Within Europe borders have been porous for years (well before Schengen). I can remember crossing on a coach from France to Switzerland without even noticing in the 1980s. That is the reality of most land borders; you either fortify them or you accept that they are open.
Schengen effectively recognised this reality and sought to regulate it – eliminating queues and delays at border points for commerce and tourists alike. The “bad folks” (© George W Bush) may even start to use the main crossings rather than the inconvenient back lanes – and consequently become more visible due to the use of ANPR (Automatic Number Plate Readers)!
That the United Kingdom and the Republic of Ireland have opt outs from the Schengen Agreement is a sensible recognition that the borders between those countries and the rest of the Schengen Area are policeable and already subject to delays due to security concerns (you want to know who is getting onto aircraft or ferries and particularly in the case of aircraft you want to know what is in passengers’ luggage).
Events such as those in Paris may at times cause temporary checks to be put in place on borders (as allowed in the Schengen Agreement), but these do not represent “re-imposition of border controls” they are more of the nature of a police cordon around an area with police checks not for “illegal immigrants” but for suspects.

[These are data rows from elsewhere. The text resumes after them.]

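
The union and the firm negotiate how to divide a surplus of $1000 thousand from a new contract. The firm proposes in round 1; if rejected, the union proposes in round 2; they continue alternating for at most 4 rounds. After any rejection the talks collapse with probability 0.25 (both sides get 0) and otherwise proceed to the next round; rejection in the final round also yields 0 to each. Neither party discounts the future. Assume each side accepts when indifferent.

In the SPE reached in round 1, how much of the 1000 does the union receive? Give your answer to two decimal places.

609.38

By backward induction:
Round 4 (the union proposes): the firm will accept anything ≥ 0, so the union offers 0 and keeps 1000.
Round 3 (the firm proposes): rejecting gives the union an expected 0.75 × 1000 = 750. The firm offers 750 and keeps 1000 − 750 = 250.
Round 2 (the union proposes): rejecting gives the firm an expected 0.75 × 250 = 187.5, so the union offers 187.5, keeping 812.5.
Round 1 (the firm proposes): rejecting gives the union an expected 0.75 × 812.5 = 609.375. The firm offers 609.375 and keeps 1000 − 609.375 = 390.625.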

Schengen is under strain because of the inadequacies of the external border controls and the lack of agreement within the Schengen Area countries on admission of migrants. The events in Paris are just being used as a false reason to abandon the agreement by those really concerned about migrants.
The UK’s concern about migrants also has little to do with Schengen. It has more to do with arrangements for policing the already permitted border particularly at the Ferry and Channel Tunnel terminals around Calais. That illegal immigrants can be caught by the UK border authorities (or even by the French Police) but then released by the French to in effect try again, is farcical. But that is not because of Schengen! It is primarily because stowing away on a lorry (often involving breaking and entering) is not an imprisonable offence and because the stow-aways have taken care to lose all evidence of their nationality so that they cannot be returned to their country of origin.
The events in Paris were terrible but they should not be used as an unthinking excuse to undo progress.